When I designed the above promotional material for the House Committee (HoCo), I wanted to make sure that the committee felt open to anyone interested in joining. The great thing about HoCo is that it does not require any entrance requirements other than a willingness to help out, and the committee is flexible to meet the desires of the students. Within reason, anyone in Lowell House (one of Harvard's 12 undergraduate living communities of about 350 students) can come to us with a vision for a house-wide event and we will work on executing it. Our events and tasks are made easier by the number of hands that we have, so we do not set any barriers to entry. As a committee, we assess our recruitment success by how many people join from various different friend groups in the house, and this just requires committed and passionate outreach. More people involved means greater likelihood that people from every corner of the house will come to our weekly House events! 

The above flyer says "Lowell 'HoCo' provides fun, inclusive, enriching programming. We advocate for student concerns, facilitate common space usage, organize intramurals, and help you show off your house pride with swag! Our two signature events are Yule Ball in December and Bacchnalia in May, but we also host events like Stein Club, Coffee House, Trivia Night and more!" For more details on these events, see the photos below.

The Lowell House Committee has some elected positions including Co-Chairs (the primary leaders), Events Chairs (coordinate large dances), Stein Chairs (coordinate small Happy Hour events), Merchandise Chair (plans merchandise), and Common Space Manager (coordinates buying furniture/equipment), and finally intramural chairs (coordinate sports in the house). 
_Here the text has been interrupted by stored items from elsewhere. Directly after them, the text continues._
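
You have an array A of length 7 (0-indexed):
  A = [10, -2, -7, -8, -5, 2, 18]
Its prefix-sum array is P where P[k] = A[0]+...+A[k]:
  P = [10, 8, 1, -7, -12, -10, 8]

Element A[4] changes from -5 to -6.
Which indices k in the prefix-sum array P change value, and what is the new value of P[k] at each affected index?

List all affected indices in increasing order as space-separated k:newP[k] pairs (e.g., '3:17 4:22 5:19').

Answer: 4:-13 5:-11 6:7

Derivation:
P[k] = A[0] + ... + A[k]
P[k] includes A[4] iff k >= 4
Affected indices: 4, 5, ..., 6; delta = -1
  P[4]: -12 + -1 = -13
  P[5]: -10 + -1 = -11
  P[6]: 8 + -1 = 7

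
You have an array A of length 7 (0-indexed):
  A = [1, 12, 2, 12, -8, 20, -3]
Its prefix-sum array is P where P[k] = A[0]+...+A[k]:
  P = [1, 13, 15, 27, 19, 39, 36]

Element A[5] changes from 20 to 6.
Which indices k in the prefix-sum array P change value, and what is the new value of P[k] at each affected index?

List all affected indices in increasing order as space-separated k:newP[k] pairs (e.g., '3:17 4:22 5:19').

Answer: 5:25 6:22

Derivation:
P[k] = A[0] + ... + A[k]
P[k] includes A[5] iff k >= 5
Affected indices: 5, 6, ..., 6; delta = -14
  P[5]: 39 + -14 = 25
  P[6]: 36 + -14 = 22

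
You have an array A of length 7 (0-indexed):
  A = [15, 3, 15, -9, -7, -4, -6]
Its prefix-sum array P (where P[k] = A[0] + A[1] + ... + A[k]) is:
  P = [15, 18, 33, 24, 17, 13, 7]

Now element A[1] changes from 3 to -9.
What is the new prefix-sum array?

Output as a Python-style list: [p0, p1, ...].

Answer: [15, 6, 21, 12, 5, 1, -5]

Derivation:
Change: A[1] 3 -> -9, delta = -12
P[k] for k < 1: unchanged (A[1] not included)
P[k] for k >= 1: shift by delta = -12
  P[0] = 15 + 0 = 15
  P[1] = 18 + -12 = 6
  P[2] = 33 + -12 = 21
  P[3] = 24 + -12 = 12
  P[4] = 17 + -12 = 5
  P[5] = 13 + -12 = 1
  P[6] = 7 + -12 = -5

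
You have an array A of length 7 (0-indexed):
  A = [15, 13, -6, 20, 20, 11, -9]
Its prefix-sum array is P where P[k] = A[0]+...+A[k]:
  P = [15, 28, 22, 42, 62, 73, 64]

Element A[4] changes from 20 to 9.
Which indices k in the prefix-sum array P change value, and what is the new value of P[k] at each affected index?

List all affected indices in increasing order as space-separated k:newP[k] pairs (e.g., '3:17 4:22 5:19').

Answer: 4:51 5:62 6:53

Derivation:
P[k] = A[0] + ... + A[k]
P[k] includes A[4] iff k >= 4
Affected indices: 4, 5, ..., 6; delta = -11
  P[4]: 62 + -11 = 51
  P[5]: 73 + -11 = 62
  P[6]: 64 + -11 = 53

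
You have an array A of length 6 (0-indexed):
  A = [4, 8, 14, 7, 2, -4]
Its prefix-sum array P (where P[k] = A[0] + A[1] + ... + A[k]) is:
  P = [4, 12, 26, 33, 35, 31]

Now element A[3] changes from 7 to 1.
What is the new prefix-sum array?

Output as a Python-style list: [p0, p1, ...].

Change: A[3] 7 -> 1, delta = -6
P[k] for k < 3: unchanged (A[3] not included)
P[k] for k >= 3: shift by delta = -6
  P[0] = 4 + 0 = 4
  P[1] = 12 + 0 = 12
  P[2] = 26 + 0 = 26
  P[3] = 33 + -6 = 27
  P[4] = 35 + -6 = 29
  P[5] = 31 + -6 = 25

Answer: [4, 12, 26, 27, 29, 25]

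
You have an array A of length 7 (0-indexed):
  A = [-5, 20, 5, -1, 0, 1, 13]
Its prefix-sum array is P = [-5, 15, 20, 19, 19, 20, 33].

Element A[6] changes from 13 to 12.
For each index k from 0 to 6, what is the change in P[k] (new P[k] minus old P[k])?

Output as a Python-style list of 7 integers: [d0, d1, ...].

Answer: [0, 0, 0, 0, 0, 0, -1]

Derivation:
Element change: A[6] 13 -> 12, delta = -1
For k < 6: P[k] unchanged, delta_P[k] = 0
For k >= 6: P[k] shifts by exactly -1
Delta array: [0, 0, 0, 0, 0, 0, -1]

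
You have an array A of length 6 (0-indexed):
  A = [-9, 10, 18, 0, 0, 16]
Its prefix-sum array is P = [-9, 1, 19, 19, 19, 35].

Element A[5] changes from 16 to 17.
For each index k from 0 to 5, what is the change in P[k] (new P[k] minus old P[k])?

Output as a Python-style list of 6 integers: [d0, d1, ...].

Answer: [0, 0, 0, 0, 0, 1]

Derivation:
Element change: A[5] 16 -> 17, delta = 1
For k < 5: P[k] unchanged, delta_P[k] = 0
For k >= 5: P[k] shifts by exactly 1
Delta array: [0, 0, 0, 0, 0, 1]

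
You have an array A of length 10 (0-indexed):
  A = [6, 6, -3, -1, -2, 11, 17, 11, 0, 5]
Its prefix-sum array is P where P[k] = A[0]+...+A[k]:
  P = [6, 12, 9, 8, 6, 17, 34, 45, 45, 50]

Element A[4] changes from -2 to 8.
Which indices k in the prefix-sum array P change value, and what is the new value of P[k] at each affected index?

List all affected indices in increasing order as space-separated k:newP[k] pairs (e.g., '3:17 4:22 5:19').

Answer: 4:16 5:27 6:44 7:55 8:55 9:60

Derivation:
P[k] = A[0] + ... + A[k]
P[k] includes A[4] iff k >= 4
Affected indices: 4, 5, ..., 9; delta = 10
  P[4]: 6 + 10 = 16
  P[5]: 17 + 10 = 27
  P[6]: 34 + 10 = 44
  P[7]: 45 + 10 = 55
  P[8]: 45 + 10 = 55
  P[9]: 50 + 10 = 60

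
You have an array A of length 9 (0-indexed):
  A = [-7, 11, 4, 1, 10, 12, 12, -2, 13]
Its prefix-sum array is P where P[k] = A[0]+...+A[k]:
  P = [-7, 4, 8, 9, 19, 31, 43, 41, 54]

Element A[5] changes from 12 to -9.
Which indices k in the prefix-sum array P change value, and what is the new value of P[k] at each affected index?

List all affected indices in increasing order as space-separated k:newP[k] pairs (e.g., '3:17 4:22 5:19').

P[k] = A[0] + ... + A[k]
P[k] includes A[5] iff k >= 5
Affected indices: 5, 6, ..., 8; delta = -21
  P[5]: 31 + -21 = 10
  P[6]: 43 + -21 = 22
  P[7]: 41 + -21 = 20
  P[8]: 54 + -21 = 33

Answer: 5:10 6:22 7:20 8:33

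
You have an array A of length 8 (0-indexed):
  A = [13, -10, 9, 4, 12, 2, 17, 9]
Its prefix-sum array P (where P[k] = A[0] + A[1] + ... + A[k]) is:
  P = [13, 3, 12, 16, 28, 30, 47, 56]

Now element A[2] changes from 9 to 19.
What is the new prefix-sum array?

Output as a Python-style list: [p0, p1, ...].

Answer: [13, 3, 22, 26, 38, 40, 57, 66]

Derivation:
Change: A[2] 9 -> 19, delta = 10
P[k] for k < 2: unchanged (A[2] not included)
P[k] for k >= 2: shift by delta = 10
  P[0] = 13 + 0 = 13
  P[1] = 3 + 0 = 3
  P[2] = 12 + 10 = 22
  P[3] = 16 + 10 = 26
  P[4] = 28 + 10 = 38
  P[5] = 30 + 10 = 40
  P[6] = 47 + 10 = 57
  P[7] = 56 + 10 = 66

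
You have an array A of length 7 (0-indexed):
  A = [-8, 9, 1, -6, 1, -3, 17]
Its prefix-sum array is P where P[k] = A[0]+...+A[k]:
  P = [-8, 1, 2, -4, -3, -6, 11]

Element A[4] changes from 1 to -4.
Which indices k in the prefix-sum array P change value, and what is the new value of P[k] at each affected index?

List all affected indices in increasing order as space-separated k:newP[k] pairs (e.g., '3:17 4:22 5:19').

P[k] = A[0] + ... + A[k]
P[k] includes A[4] iff k >= 4
Affected indices: 4, 5, ..., 6; delta = -5
  P[4]: -3 + -5 = -8
  P[5]: -6 + -5 = -11
  P[6]: 11 + -5 = 6

Answer: 4:-8 5:-11 6:6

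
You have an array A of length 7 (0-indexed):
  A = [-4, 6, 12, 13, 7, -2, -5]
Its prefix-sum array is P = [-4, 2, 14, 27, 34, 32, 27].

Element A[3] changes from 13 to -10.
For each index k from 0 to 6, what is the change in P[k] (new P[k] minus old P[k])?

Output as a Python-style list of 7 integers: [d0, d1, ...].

Element change: A[3] 13 -> -10, delta = -23
For k < 3: P[k] unchanged, delta_P[k] = 0
For k >= 3: P[k] shifts by exactly -23
Delta array: [0, 0, 0, -23, -23, -23, -23]

Answer: [0, 0, 0, -23, -23, -23, -23]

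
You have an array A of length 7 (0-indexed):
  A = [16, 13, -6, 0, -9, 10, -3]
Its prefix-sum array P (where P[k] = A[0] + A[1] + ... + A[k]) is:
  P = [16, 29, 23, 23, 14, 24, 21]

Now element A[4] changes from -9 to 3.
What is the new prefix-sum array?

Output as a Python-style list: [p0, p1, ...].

Change: A[4] -9 -> 3, delta = 12
P[k] for k < 4: unchanged (A[4] not included)
P[k] for k >= 4: shift by delta = 12
  P[0] = 16 + 0 = 16
  P[1] = 29 + 0 = 29
  P[2] = 23 + 0 = 23
  P[3] = 23 + 0 = 23
  P[4] = 14 + 12 = 26
  P[5] = 24 + 12 = 36
  P[6] = 21 + 12 = 33

Answer: [16, 29, 23, 23, 26, 36, 33]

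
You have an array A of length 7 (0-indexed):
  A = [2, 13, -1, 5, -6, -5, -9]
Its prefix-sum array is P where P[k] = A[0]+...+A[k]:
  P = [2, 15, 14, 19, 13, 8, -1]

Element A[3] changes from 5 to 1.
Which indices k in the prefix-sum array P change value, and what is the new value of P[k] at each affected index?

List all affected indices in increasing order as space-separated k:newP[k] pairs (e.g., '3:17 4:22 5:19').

Answer: 3:15 4:9 5:4 6:-5

Derivation:
P[k] = A[0] + ... + A[k]
P[k] includes A[3] iff k >= 3
Affected indices: 3, 4, ..., 6; delta = -4
  P[3]: 19 + -4 = 15
  P[4]: 13 + -4 = 9
  P[5]: 8 + -4 = 4
  P[6]: -1 + -4 = -5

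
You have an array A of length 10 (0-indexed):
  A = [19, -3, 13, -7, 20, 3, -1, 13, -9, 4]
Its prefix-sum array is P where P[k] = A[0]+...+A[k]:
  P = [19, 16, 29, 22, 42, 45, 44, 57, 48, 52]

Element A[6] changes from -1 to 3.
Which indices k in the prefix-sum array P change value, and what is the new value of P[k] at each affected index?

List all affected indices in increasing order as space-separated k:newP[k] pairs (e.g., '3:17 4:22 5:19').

P[k] = A[0] + ... + A[k]
P[k] includes A[6] iff k >= 6
Affected indices: 6, 7, ..., 9; delta = 4
  P[6]: 44 + 4 = 48
  P[7]: 57 + 4 = 61
  P[8]: 48 + 4 = 52
  P[9]: 52 + 4 = 56

Answer: 6:48 7:61 8:52 9:56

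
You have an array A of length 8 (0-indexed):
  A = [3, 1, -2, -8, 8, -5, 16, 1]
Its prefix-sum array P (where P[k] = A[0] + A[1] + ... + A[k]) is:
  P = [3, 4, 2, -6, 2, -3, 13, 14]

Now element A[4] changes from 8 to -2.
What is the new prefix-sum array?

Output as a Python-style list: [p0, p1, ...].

Answer: [3, 4, 2, -6, -8, -13, 3, 4]

Derivation:
Change: A[4] 8 -> -2, delta = -10
P[k] for k < 4: unchanged (A[4] not included)
P[k] for k >= 4: shift by delta = -10
  P[0] = 3 + 0 = 3
  P[1] = 4 + 0 = 4
  P[2] = 2 + 0 = 2
  P[3] = -6 + 0 = -6
  P[4] = 2 + -10 = -8
  P[5] = -3 + -10 = -13
  P[6] = 13 + -10 = 3
  P[7] = 14 + -10 = 4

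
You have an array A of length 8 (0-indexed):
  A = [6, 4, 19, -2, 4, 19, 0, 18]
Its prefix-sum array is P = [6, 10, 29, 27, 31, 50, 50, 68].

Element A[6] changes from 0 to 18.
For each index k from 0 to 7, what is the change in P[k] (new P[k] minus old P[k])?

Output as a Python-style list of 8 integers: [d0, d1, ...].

Element change: A[6] 0 -> 18, delta = 18
For k < 6: P[k] unchanged, delta_P[k] = 0
For k >= 6: P[k] shifts by exactly 18
Delta array: [0, 0, 0, 0, 0, 0, 18, 18]

Answer: [0, 0, 0, 0, 0, 0, 18, 18]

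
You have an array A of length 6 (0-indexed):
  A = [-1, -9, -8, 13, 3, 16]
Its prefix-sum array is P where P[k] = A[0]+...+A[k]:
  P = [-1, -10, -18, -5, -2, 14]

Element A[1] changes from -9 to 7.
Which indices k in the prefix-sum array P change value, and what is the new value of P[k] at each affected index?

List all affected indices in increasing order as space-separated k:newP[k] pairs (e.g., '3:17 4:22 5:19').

Answer: 1:6 2:-2 3:11 4:14 5:30

Derivation:
P[k] = A[0] + ... + A[k]
P[k] includes A[1] iff k >= 1
Affected indices: 1, 2, ..., 5; delta = 16
  P[1]: -10 + 16 = 6
  P[2]: -18 + 16 = -2
  P[3]: -5 + 16 = 11
  P[4]: -2 + 16 = 14
  P[5]: 14 + 16 = 30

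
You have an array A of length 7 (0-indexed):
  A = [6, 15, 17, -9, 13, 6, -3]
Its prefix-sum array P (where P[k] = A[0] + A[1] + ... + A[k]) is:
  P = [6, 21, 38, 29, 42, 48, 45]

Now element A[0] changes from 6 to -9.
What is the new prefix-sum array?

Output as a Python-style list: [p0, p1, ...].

Change: A[0] 6 -> -9, delta = -15
P[k] for k < 0: unchanged (A[0] not included)
P[k] for k >= 0: shift by delta = -15
  P[0] = 6 + -15 = -9
  P[1] = 21 + -15 = 6
  P[2] = 38 + -15 = 23
  P[3] = 29 + -15 = 14
  P[4] = 42 + -15 = 27
  P[5] = 48 + -15 = 33
  P[6] = 45 + -15 = 30

Answer: [-9, 6, 23, 14, 27, 33, 30]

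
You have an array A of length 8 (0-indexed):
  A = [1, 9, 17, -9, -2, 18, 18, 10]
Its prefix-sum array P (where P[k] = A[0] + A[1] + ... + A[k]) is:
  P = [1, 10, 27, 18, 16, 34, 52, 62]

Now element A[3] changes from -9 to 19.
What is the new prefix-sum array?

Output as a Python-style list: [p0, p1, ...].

Answer: [1, 10, 27, 46, 44, 62, 80, 90]

Derivation:
Change: A[3] -9 -> 19, delta = 28
P[k] for k < 3: unchanged (A[3] not included)
P[k] for k >= 3: shift by delta = 28
  P[0] = 1 + 0 = 1
  P[1] = 10 + 0 = 10
  P[2] = 27 + 0 = 27
  P[3] = 18 + 28 = 46
  P[4] = 16 + 28 = 44
  P[5] = 34 + 28 = 62
  P[6] = 52 + 28 = 80
  P[7] = 62 + 28 = 90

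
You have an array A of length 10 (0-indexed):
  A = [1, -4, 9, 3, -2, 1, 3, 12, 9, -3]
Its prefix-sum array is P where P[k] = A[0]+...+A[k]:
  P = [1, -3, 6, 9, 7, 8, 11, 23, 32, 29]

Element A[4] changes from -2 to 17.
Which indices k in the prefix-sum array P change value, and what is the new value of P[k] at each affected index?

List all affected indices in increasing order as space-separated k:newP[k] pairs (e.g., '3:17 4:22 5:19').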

Unlike some house committees, anyone can come to our meetings, voice their opinions, and vote. The question for us and committees across campus remains: How do you get people interested in an activity that is purely in service of a larger aim, offering no benefits or recognition? Part of me thinks we just get lucky year after year. Which leadership positions do house committees need in order to not overextend themselves? Through this larger research project, I aim to better answer that question and assess the limitations and opportunities of the committees from the perspective of the leaders of the committees.